I love that this section is so empowered; the speaker equates himself to a lion, and bravely announces that one ought to brandish the flaw once one has internalized it. Be proud of what you are, good and bad! Brandishing a flaw also implies owning it and controlling it. When you go to wave the flaw to the world, then, the flaw is probably diminished. It is humble, too, expressed in the ellipses' trailing off and the fragmented syntax. I love this stanza; it convinces me that I would want to be friends with this speaker, whoever he is.

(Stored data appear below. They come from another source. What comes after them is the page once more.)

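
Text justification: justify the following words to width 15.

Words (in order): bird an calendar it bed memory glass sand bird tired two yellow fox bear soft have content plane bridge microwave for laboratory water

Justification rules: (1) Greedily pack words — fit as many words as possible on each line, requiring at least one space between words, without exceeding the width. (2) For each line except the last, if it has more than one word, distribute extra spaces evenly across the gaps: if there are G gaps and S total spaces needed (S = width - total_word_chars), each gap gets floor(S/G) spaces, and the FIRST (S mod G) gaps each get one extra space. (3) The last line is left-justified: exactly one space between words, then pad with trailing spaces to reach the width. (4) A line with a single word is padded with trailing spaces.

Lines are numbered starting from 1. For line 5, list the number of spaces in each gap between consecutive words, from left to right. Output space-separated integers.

Line 1: ['bird', 'an'] (min_width=7, slack=8)
Line 2: ['calendar', 'it', 'bed'] (min_width=15, slack=0)
Line 3: ['memory', 'glass'] (min_width=12, slack=3)
Line 4: ['sand', 'bird', 'tired'] (min_width=15, slack=0)
Line 5: ['two', 'yellow', 'fox'] (min_width=14, slack=1)
Line 6: ['bear', 'soft', 'have'] (min_width=14, slack=1)
Line 7: ['content', 'plane'] (min_width=13, slack=2)
Line 8: ['bridge'] (min_width=6, slack=9)
Line 9: ['microwave', 'for'] (min_width=13, slack=2)
Line 10: ['laboratory'] (min_width=10, slack=5)
Line 11: ['water'] (min_width=5, slack=10)

Answer: 2 1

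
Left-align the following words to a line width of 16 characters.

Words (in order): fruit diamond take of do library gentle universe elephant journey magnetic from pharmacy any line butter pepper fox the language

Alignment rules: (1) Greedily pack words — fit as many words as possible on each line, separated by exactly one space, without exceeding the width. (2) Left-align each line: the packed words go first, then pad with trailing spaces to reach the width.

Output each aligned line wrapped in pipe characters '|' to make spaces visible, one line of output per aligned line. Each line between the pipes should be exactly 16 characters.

Line 1: ['fruit', 'diamond'] (min_width=13, slack=3)
Line 2: ['take', 'of', 'do'] (min_width=10, slack=6)
Line 3: ['library', 'gentle'] (min_width=14, slack=2)
Line 4: ['universe'] (min_width=8, slack=8)
Line 5: ['elephant', 'journey'] (min_width=16, slack=0)
Line 6: ['magnetic', 'from'] (min_width=13, slack=3)
Line 7: ['pharmacy', 'any'] (min_width=12, slack=4)
Line 8: ['line', 'butter'] (min_width=11, slack=5)
Line 9: ['pepper', 'fox', 'the'] (min_width=14, slack=2)
Line 10: ['language'] (min_width=8, slack=8)

Answer: |fruit diamond   |
|take of do      |
|library gentle  |
|universe        |
|elephant journey|
|magnetic from   |
|pharmacy any    |
|line butter     |
|pepper fox the  |
|language        |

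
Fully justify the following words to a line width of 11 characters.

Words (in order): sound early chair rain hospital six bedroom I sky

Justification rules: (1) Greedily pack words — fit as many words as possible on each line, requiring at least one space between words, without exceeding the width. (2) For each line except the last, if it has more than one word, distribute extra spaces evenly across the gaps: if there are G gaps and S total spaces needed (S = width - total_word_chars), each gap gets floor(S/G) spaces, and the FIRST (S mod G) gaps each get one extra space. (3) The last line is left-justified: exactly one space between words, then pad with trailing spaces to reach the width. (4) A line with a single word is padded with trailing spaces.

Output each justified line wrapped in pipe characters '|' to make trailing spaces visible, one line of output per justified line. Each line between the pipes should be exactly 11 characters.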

Beginning, "I agree to hope for a thing is to believe in it, / or at least to want to," the third section addresses the logical leaps we make in hoping, believing, apologizing, and redeeming. I write "leap" because these transformations are perhaps problematic. The speaker has a good point, after all. I know that I have jumped from belief to expectation before; this poem articulates a normal human tendency. By putting words to this action, "A Little Moonlight" rehearses another of poetry's functions. When it puts words to varying human tendencies, emotions, situations etc., it makes us aware of them, allowing us to move forward.

I want to finally notice, then, the great exhale ending this poem. The narrator's quiet thoughts about trees look with love and sweetness on death, on endings, on passing away, and I find this so appropriate for the beginning of a new year. We all have the chance to love our own little lives and selves even as they are passing away, or perhaps because they are. For me, I feel that I am growing, growing bigger, growing older, growing wiser and happier and sadder all at once; I am - we all are - growing away from who we used to be, but that is the thing to love most. Just like the beloved leaves that will tumble off of the tree, so we are tumbling into something new every second, and we can love the fluttering leaves and we can love the gusting wind. Love. The word falls onto the page.